Kedua, pengadaan barang dan jasa yang berkaitan dengan pelaksanaan haji. Pengadaan yang berpotensi terjadinya kolusi dan korupsi adalah pengadaan transportasi darat dan udara di Arab Saudi, katering, pemondokan, hingga asuransi untuk jemaah haji. Proses pengadaan yang tertutup cenderung membuat mereka yang dekat dengan pejabat di Kemenag dan DPR yang akan menjadi pemenang. Karena proses pengadaan yang sarat kolusi dan korupsi, pada akhirnya berdampak terhadap pelayanan haji kepada para jamaah menjadi kurang memuaskan.

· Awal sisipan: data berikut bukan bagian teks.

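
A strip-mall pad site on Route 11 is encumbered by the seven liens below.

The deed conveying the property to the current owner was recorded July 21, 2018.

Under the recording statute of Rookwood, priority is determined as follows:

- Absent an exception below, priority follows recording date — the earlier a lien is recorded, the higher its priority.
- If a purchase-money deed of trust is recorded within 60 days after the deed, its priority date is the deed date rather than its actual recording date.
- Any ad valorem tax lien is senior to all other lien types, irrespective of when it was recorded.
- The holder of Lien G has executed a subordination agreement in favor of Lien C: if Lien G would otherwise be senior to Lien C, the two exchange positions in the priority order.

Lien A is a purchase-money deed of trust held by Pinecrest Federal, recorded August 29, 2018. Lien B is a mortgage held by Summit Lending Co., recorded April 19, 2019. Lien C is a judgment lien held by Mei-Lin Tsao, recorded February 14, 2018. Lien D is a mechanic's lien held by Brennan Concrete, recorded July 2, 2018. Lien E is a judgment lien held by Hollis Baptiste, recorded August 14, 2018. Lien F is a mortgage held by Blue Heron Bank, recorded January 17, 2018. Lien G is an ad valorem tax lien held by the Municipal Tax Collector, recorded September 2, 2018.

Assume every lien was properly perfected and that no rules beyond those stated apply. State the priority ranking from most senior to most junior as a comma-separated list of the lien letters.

C, F, G, D, A, E, B

Effective dates after the stated exceptions: A was recorded within the 60-day window, so its effective date is the deed date July 21, 2018.
G, as an ad valorem tax lien, has superpriority and ranks first.
Remaining liens by effective date: F (January 17, 2018), C (February 14, 2018), D (July 2, 2018), A (July 21, 2018), E (August 14, 2018), B (April 19, 2019).
G would otherwise be senior to C, so under the subordination agreement G and C exchange positions.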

Ketiga, penggunaan dana abadi umat (DAU) yang berasal dari hasil efisiensi biaya penyelenggaraan ibadah haji. Sudah rahasia umum, DAU jadi dana taktis atau nonbudgeter di Kemenag yang sering digunakan untuk kepentingan atau kegiatan yang bersifat pribadi. Kriteria penggunaan dan mekanisme pertanggungjawabannya yang tidak jelas membuka peluang terjadinya penyalahgunaan. Tahun 2005-2006, hasil penghitungan ICW menyebutkan potensi DAU yang berpotensi korupsi mencapai 10 juta dollar AS.

Keempat, selain tiga celah tersebut, penyalahgunaan lain yang juga muncul, antara lain, penggunaan dana haji untuk memfasilitasi kolega ataupun kerabat pejabat di lingkungan kementerian untuk menunaikan ibadah haji dan pemberian gratifikasi kepada anggota DPR yang melakukan pengawasan pelaksanaan haji di Arab Saudi.

Langkah KPK dalam mengusut kasus korupsi penyelenggaraan haji layak diapresiasi dan seharusnya dijadikan momentum dalam upaya membersihkan Kemenag dari korupsi. Upaya ini dapat dilakukan dengan aspek penindakan dan sekaligus pencegahan.

Kaum Muslimin Indonesia yang hendak menunaikan ibadah haji melalui proses yang panjang dan menahun. Jamaah calon haji tidak sedikit dari kalangan menengah bawah, ada seorang tukang tambal ban, seorang pedagang kerupuk melarat, tukang becak dan lain lain. Mereka mengumpulkan uang hasil jerih payahnya bekerja sedikit demi sedikit dan berlangsung lama, hingga ada yang mencapai 30 tahun, untuk naik haji,kata mereka. Pertanyaannya di mana nurani para pejabat korup, saat mereka “merampok” uang jamaah itu?